The directors: Peter Whitehead on filming The Rolling Stones

In 1965, Peter Whitehead travelled to Dublin with The Rolling Stones to make ’Charlie Is My Darling‘ – a film that now lingers on the shelf because of legal issues and so won‘t be seen at the NFT‘s March season dedicated to a filmmaker who was at the heart of London‘s 1960s music scene

The directors: Peter Whitehead on filming The Rolling Stones
Loog Oldham and Whitehead

It was 1965 and I had finished ‘Wholly Communion’, which is my film about the beat poet convention at the Royal Albert Hall, and it was going to be shown in the Academy Cinema on Oxford Street. The film had a bit of a reputation because the event was so spectacular: 7,000 turned up and 7,000 were turned away. And then I get a phone call and a strange voice asks: ‘Is that Peter Whitehead?’ He said: ‘It’s Andrew Loog Oldham.’ And I said, ‘Well, I’m Peter Lorrimor Whitehead.’ I had no idea who he was. ‘I’m the manager of The Rolling Stones.’ I laughed a bit. He said he’d heard of ‘Wholly Communion’ and wanted to meet me: ‘Can I send a car?’


A car arrives and takes me from my flat in Soho to his office in Marylebone. I walk in and he is surrounded by acolytes at a big table. ‘People have told me of this amazing film that you shot of this poetry-reading. But listen: is it true that you have a camera that is completely silent?’ I said: ‘Yes, it’s true, it’s a new camera from France and it’s called the Eclair.’ ‘You don’t use a tripod?’ ‘No’. ‘You don’t use lights?’ ‘No.’ ‘What about sound?’ ‘Well, you have a little recorder with a microphone and it’s attached to the camera with a long wire.’ ‘Hmm.
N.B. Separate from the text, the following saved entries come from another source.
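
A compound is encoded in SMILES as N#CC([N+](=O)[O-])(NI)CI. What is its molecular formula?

C3H3I2N3O2

Heavy atoms from the SMILES: 3 C, 2 I, 3 N, 2 O.
Implicit hydrogens by atom environment:
  2 × C: no H
  2 × I: no H
  1 × C: 2 H
  1 × N: 1 H
  1 × N: no H
  1 × N (charge +1): no H
  1 × O: no H
  1 × O (charge -1): no H
  Total hydrogens = 3.
Molecular formula: C3H3I2N3O2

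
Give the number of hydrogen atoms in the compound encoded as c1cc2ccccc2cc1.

Hydrogens are implicit in SMILES; fill each atom to its normal valence:
  8 × C (aromatic): 1 H each → 8
  2 × C (aromatic): no H
  Total hydrogens = 8.

8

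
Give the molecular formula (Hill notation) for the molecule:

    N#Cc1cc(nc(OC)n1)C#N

C7H4N4O

Heavy atoms from the SMILES: 7 C, 4 N, 1 O.
Implicit hydrogens by atom environment:
  3 × C (aromatic): no H
  2 × C: no H
  2 × N (aromatic): no H
  2 × N: no H
  1 × C: 3 H
  1 × C (aromatic): 1 H
  1 × O: no H
  Total hydrogens = 4.
Molecular formula: C7H4N4O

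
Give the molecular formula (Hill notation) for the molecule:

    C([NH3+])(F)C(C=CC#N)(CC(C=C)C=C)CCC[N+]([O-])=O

C14H21FN3O2+

Heavy atoms from the SMILES: 14 C, 1 F, 3 N, 2 O.
Implicit hydrogens by atom environment:
  6 × C: 2 H each → 12
  6 × C: 1 H each → 6
  2 × C: no H
  1 × F: no H
  1 × N (charge +1): 3 H
  1 × N: no H
  1 × N (charge +1): no H
  1 × O: no H
  1 × O (charge -1): no H
  Total hydrogens = 21.
Net charge +1.
Molecular formula: C14H21FN3O2+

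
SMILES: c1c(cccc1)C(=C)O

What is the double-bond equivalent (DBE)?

Molecular formula from the SMILES: C8H8O.
DoU = (2C + 2 + N − H − X)/2 = (2·8 + 2 + 0 − 8 − 0)/2 = 10/2 = 5.
(Structurally: 1 ring(s) + 4 π bond(s) = 5.)

5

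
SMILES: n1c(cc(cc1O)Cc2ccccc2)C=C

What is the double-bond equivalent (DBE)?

9

Molecular formula from the SMILES: C14H13NO.
DoU = (2C + 2 + N − H − X)/2 = (2·14 + 2 + 1 − 13 − 0)/2 = 18/2 = 9.
(Structurally: 2 ring(s) + 7 π bond(s) = 9.)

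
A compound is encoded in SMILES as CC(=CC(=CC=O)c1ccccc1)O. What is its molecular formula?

Heavy atoms from the SMILES: 12 C, 2 O.
Implicit hydrogens by atom environment:
  5 × C (aromatic): 1 H each → 5
  3 × C: 1 H each → 3
  2 × C: no H
  1 × C: 3 H
  1 × C (aromatic): no H
  1 × O: 1 H
  1 × O: no H
  Total hydrogens = 12.
Molecular formula: C12H12O2

C12H12O2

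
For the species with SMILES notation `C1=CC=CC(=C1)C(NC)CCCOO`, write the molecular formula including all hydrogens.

C11H17NO2

Heavy atoms from the SMILES: 11 C, 1 N, 2 O.
Implicit hydrogens by atom environment:
  5 × C (aromatic): 1 H each → 5
  3 × C: 2 H each → 6
  1 × C: 3 H
  1 × C: 1 H
  1 × C (aromatic): no H
  1 × N: 1 H
  1 × O: 1 H
  1 × O: no H
  Total hydrogens = 17.
Molecular formula: C11H17NO2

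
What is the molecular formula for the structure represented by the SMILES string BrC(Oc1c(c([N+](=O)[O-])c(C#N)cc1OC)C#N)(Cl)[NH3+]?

C10H7BrClN4O4+

Heavy atoms from the SMILES: 1 Br, 10 C, 1 Cl, 4 N, 4 O.
Implicit hydrogens by atom environment:
  5 × C (aromatic): no H
  3 × C: no H
  3 × O: no H
  2 × N: no H
  1 × Br: no H
  1 × C: 3 H
  1 × C (aromatic): 1 H
  1 × Cl: no H
  1 × N (charge +1): 3 H
  1 × N (charge +1): no H
  1 × O (charge -1): no H
  Total hydrogens = 7.
Net charge +1.
Molecular formula: C10H7BrClN4O4+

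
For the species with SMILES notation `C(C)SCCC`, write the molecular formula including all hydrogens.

Heavy atoms from the SMILES: 5 C, 1 S.
Implicit hydrogens by atom environment:
  3 × C: 2 H each → 6
  2 × C: 3 H each → 6
  1 × S: no H
  Total hydrogens = 12.
Molecular formula: C5H12S

C5H12S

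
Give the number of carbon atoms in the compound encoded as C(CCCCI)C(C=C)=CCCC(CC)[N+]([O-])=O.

14

The symbol for carbon appears 14 times in the SMILES.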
Would you like to film the Stones?’

I didn’t have the heart to tell him I’d never listened to a Rolling Stones record in my life. I was listening to Janácek and Bartók at the time. But I said, ‘Yes – but why?’ The obvious answer was that I could film with minimum technology and so it was an attractive idea. This was Monday, and we chatted a bit, and he said: ‘OK, we’re going to Dublin and Belfast on Friday, for a two-day tour. How much do you need?’ ‘Two thousand pounds.’ He wrote a cheque.
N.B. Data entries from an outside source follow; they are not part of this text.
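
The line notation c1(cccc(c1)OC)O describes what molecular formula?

Heavy atoms from the SMILES: 7 C, 2 O.
Implicit hydrogens by atom environment:
  4 × C (aromatic): 1 H each → 4
  2 × C (aromatic): no H
  1 × C: 3 H
  1 × O: 1 H
  1 × O: no H
  Total hydrogens = 8.
Molecular formula: C7H8O2

C7H8O2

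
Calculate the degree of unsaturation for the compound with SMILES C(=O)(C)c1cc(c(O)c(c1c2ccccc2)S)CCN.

Molecular formula from the SMILES: C16H17NO2S.
DoU = (2C + 2 + N − H − X)/2 = (2·16 + 2 + 1 − 17 − 0)/2 = 18/2 = 9.
(Structurally: 2 ring(s) + 7 π bond(s) = 9.)

9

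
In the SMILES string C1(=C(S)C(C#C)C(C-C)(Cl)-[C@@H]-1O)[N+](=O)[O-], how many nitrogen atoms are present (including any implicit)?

1

The symbol for nitrogen appears 1 time in the SMILES.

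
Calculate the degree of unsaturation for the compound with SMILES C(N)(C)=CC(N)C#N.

Molecular formula from the SMILES: C5H9N3.
DoU = (2C + 2 + N − H − X)/2 = (2·5 + 2 + 3 − 9 − 0)/2 = 6/2 = 3.
(Structurally: 0 ring(s) + 3 π bond(s) = 3.)

3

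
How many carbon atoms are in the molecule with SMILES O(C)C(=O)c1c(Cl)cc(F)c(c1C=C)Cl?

The symbol for carbon appears 10 times in the SMILES. Lowercase c denotes aromatic carbon and counts toward C.

10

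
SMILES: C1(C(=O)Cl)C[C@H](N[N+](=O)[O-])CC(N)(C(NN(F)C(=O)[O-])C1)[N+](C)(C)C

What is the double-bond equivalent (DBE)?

Molecular formula from the SMILES: C12H22ClFN6O5.
DoU = (2C + 2 + N − H − X)/2 = (2·12 + 2 + 6 − 22 − 2)/2 = 8/2 = 4.
(Structurally: 1 ring(s) + 3 π bond(s) = 4.)

4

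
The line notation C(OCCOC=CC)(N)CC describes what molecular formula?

Heavy atoms from the SMILES: 8 C, 1 N, 2 O.
Implicit hydrogens by atom environment:
  3 × C: 2 H each → 6
  3 × C: 1 H each → 3
  2 × C: 3 H each → 6
  2 × O: no H
  1 × N: 2 H
  Total hydrogens = 17.
Molecular formula: C8H17NO2

C8H17NO2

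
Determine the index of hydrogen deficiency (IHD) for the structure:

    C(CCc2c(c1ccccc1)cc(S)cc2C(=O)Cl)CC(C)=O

10

Molecular formula from the SMILES: C19H19ClO2S.
DoU = (2C + 2 + N − H − X)/2 = (2·19 + 2 + 0 − 19 − 1)/2 = 20/2 = 10.
(Structurally: 2 ring(s) + 8 π bond(s) = 10.)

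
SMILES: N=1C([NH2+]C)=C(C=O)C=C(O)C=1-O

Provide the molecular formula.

C7H9N2O3+

Heavy atoms from the SMILES: 7 C, 2 N, 3 O.
Implicit hydrogens by atom environment:
  4 × C (aromatic): no H
  2 × O: 1 H each → 2
  1 × C: 3 H
  1 × C (aromatic): 1 H
  1 × C: 1 H
  1 × N (charge +1): 2 H
  1 × N (aromatic): no H
  1 × O: no H
  Total hydrogens = 9.
Net charge +1.
Molecular formula: C7H9N2O3+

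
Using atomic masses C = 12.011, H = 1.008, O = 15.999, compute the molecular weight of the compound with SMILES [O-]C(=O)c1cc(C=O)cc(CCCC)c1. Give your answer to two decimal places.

Molecular formula: C12H13O3-.
M = 12×12.011 + 13×1.008 + 3×15.999 = 205.23 g/mol.

205.23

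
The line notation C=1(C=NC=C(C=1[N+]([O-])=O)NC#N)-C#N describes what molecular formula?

Heavy atoms from the SMILES: 7 C, 5 N, 2 O.
Implicit hydrogens by atom environment:
  3 × C (aromatic): no H
  2 × C (aromatic): 1 H each → 2
  2 × C: no H
  2 × N: no H
  1 × N: 1 H
  1 × N (aromatic): no H
  1 × N (charge +1): no H
  1 × O: no H
  1 × O (charge -1): no H
  Total hydrogens = 3.
Molecular formula: C7H3N5O2

C7H3N5O2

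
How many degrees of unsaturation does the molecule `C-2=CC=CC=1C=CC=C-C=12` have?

7

Molecular formula from the SMILES: C10H8.
DoU = (2C + 2 + N − H − X)/2 = (2·10 + 2 + 0 − 8 − 0)/2 = 14/2 = 7.
(Structurally: 2 ring(s) + 5 π bond(s) = 7.)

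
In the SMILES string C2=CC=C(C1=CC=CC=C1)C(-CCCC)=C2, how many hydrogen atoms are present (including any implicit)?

18

Hydrogens are implicit in SMILES; fill each atom to its normal valence:
  9 × C (aromatic): 1 H each → 9
  3 × C: 2 H each → 6
  3 × C (aromatic): no H
  1 × C: 3 H
  Total hydrogens = 18.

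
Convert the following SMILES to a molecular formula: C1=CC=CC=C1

Heavy atoms from the SMILES: 6 C.
Implicit hydrogens by atom environment:
  6 × C (aromatic): 1 H each → 6
  Total hydrogens = 6.
Molecular formula: C6H6

C6H6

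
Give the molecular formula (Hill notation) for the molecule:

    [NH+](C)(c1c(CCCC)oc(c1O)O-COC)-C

Heavy atoms from the SMILES: 12 C, 1 N, 4 O.
Implicit hydrogens by atom environment:
  4 × C: 3 H each → 12
  4 × C: 2 H each → 8
  4 × C (aromatic): no H
  2 × O: no H
  1 × N (charge +1): 1 H
  1 × O: 1 H
  1 × O (aromatic): no H
  Total hydrogens = 22.
Net charge +1.
Molecular formula: C12H22NO4+

C12H22NO4+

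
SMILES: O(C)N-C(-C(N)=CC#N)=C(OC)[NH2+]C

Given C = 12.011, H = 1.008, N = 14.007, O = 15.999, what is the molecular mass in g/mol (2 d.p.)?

199.23

Molecular formula: C8H15N4O2+.
M = 8×12.011 + 15×1.008 + 4×14.007 + 2×15.999 = 199.23 g/mol.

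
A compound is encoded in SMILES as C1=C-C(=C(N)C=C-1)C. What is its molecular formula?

Heavy atoms from the SMILES: 7 C, 1 N.
Implicit hydrogens by atom environment:
  4 × C (aromatic): 1 H each → 4
  2 × C (aromatic): no H
  1 × C: 3 H
  1 × N: 2 H
  Total hydrogens = 9.
Molecular formula: C7H9N

C7H9N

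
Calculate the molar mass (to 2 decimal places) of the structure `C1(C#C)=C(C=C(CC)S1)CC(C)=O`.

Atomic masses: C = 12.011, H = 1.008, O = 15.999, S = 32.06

Molecular formula: C11H12OS.
M = 11×12.011 + 12×1.008 + 1×15.999 + 1×32.06 = 192.28 g/mol.

192.28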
I arrived at the offices of The Rolling Stones at half eight on the Friday morning with my crew – my ex-wife as the script girl and Anthony Stern, my assistant – and was introduced to Mick, Keith and the boys. We jumped in a car and drove to the airport. I started filming. Each of the band was very different. Brian Jones kept on looking at me and smiling, making sure that he was looking good. Bill was very self-effacing. Mick and Keith were totally unconcerned, as was Charlie. They didn’t talk. They weren’t going to cultivate me. I think I had too posh an accent. We flew to Dublin and went straight to the theatre.
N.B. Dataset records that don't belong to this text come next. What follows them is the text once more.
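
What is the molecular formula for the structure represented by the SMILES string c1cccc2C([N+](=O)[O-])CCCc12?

C10H11NO2

Heavy atoms from the SMILES: 10 C, 1 N, 2 O.
Implicit hydrogens by atom environment:
  4 × C (aromatic): 1 H each → 4
  3 × C: 2 H each → 6
  2 × C (aromatic): no H
  1 × C: 1 H
  1 × N (charge +1): no H
  1 × O: no H
  1 × O (charge -1): no H
  Total hydrogens = 11.
Molecular formula: C10H11NO2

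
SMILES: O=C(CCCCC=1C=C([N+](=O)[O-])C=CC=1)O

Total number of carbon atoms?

The symbol for carbon appears 11 times in the SMILES.

11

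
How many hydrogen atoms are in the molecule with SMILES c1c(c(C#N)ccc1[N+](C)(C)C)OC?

15

Hydrogens are implicit in SMILES; fill each atom to its normal valence:
  4 × C: 3 H each → 12
  3 × C (aromatic): 1 H each → 3
  3 × C (aromatic): no H
  1 × C: no H
  1 × N (charge +1): no H
  1 × N: no H
  1 × O: no H
  Total hydrogens = 15.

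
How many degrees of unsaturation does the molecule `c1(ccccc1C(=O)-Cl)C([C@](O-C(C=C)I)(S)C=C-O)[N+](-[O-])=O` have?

8

Molecular formula from the SMILES: C14H13ClINO5S.
DoU = (2C + 2 + N − H − X)/2 = (2·14 + 2 + 1 − 13 − 2)/2 = 16/2 = 8.
(Structurally: 1 ring(s) + 7 π bond(s) = 8.)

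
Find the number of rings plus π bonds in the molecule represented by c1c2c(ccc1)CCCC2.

5

Molecular formula from the SMILES: C10H12.
DoU = (2C + 2 + N − H − X)/2 = (2·10 + 2 + 0 − 12 − 0)/2 = 10/2 = 5.
(Structurally: 2 ring(s) + 3 π bond(s) = 5.)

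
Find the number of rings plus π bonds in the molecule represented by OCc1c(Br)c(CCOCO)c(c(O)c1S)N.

4

Molecular formula from the SMILES: C10H14BrNO4S.
DoU = (2C + 2 + N − H − X)/2 = (2·10 + 2 + 1 − 14 − 1)/2 = 8/2 = 4.
(Structurally: 1 ring(s) + 3 π bond(s) = 4.)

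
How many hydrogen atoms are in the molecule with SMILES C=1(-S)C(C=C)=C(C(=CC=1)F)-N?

Hydrogens are implicit in SMILES; fill each atom to its normal valence:
  4 × C (aromatic): no H
  2 × C (aromatic): 1 H each → 2
  1 × C: 2 H
  1 × C: 1 H
  1 × F: no H
  1 × N: 2 H
  1 × S: 1 H
  Total hydrogens = 8.

8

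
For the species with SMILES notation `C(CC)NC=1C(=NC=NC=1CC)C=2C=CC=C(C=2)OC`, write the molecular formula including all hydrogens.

C16H21N3O

Heavy atoms from the SMILES: 16 C, 3 N, 1 O.
Implicit hydrogens by atom environment:
  5 × C (aromatic): 1 H each → 5
  5 × C (aromatic): no H
  3 × C: 3 H each → 9
  3 × C: 2 H each → 6
  2 × N (aromatic): no H
  1 × N: 1 H
  1 × O: no H
  Total hydrogens = 21.
Molecular formula: C16H21N3O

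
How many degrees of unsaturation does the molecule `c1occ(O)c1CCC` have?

3

Molecular formula from the SMILES: C7H10O2.
DoU = (2C + 2 + N − H − X)/2 = (2·7 + 2 + 0 − 10 − 0)/2 = 6/2 = 3.
(Structurally: 1 ring(s) + 2 π bond(s) = 3.)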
There’s one scene in the film – which I called ‘Charlie Is My Darling’ after the folk song that The Stones sing in one scene – which for me is one of the best things I’ve ever filmed. The band is crammed into this little dressing-room and Brian and Charlie are fooling around, and then Keith picks up his guitar and starts to play. He sings a southern blues song so beautifully and with such control, and I remember thinking: Bloody hell, he can really play. He was a musician. It was my introduction to popular music and rock ’n’ roll, and I went on to make a lot of music films, with Led Zeppelin and Pink Floyd among others.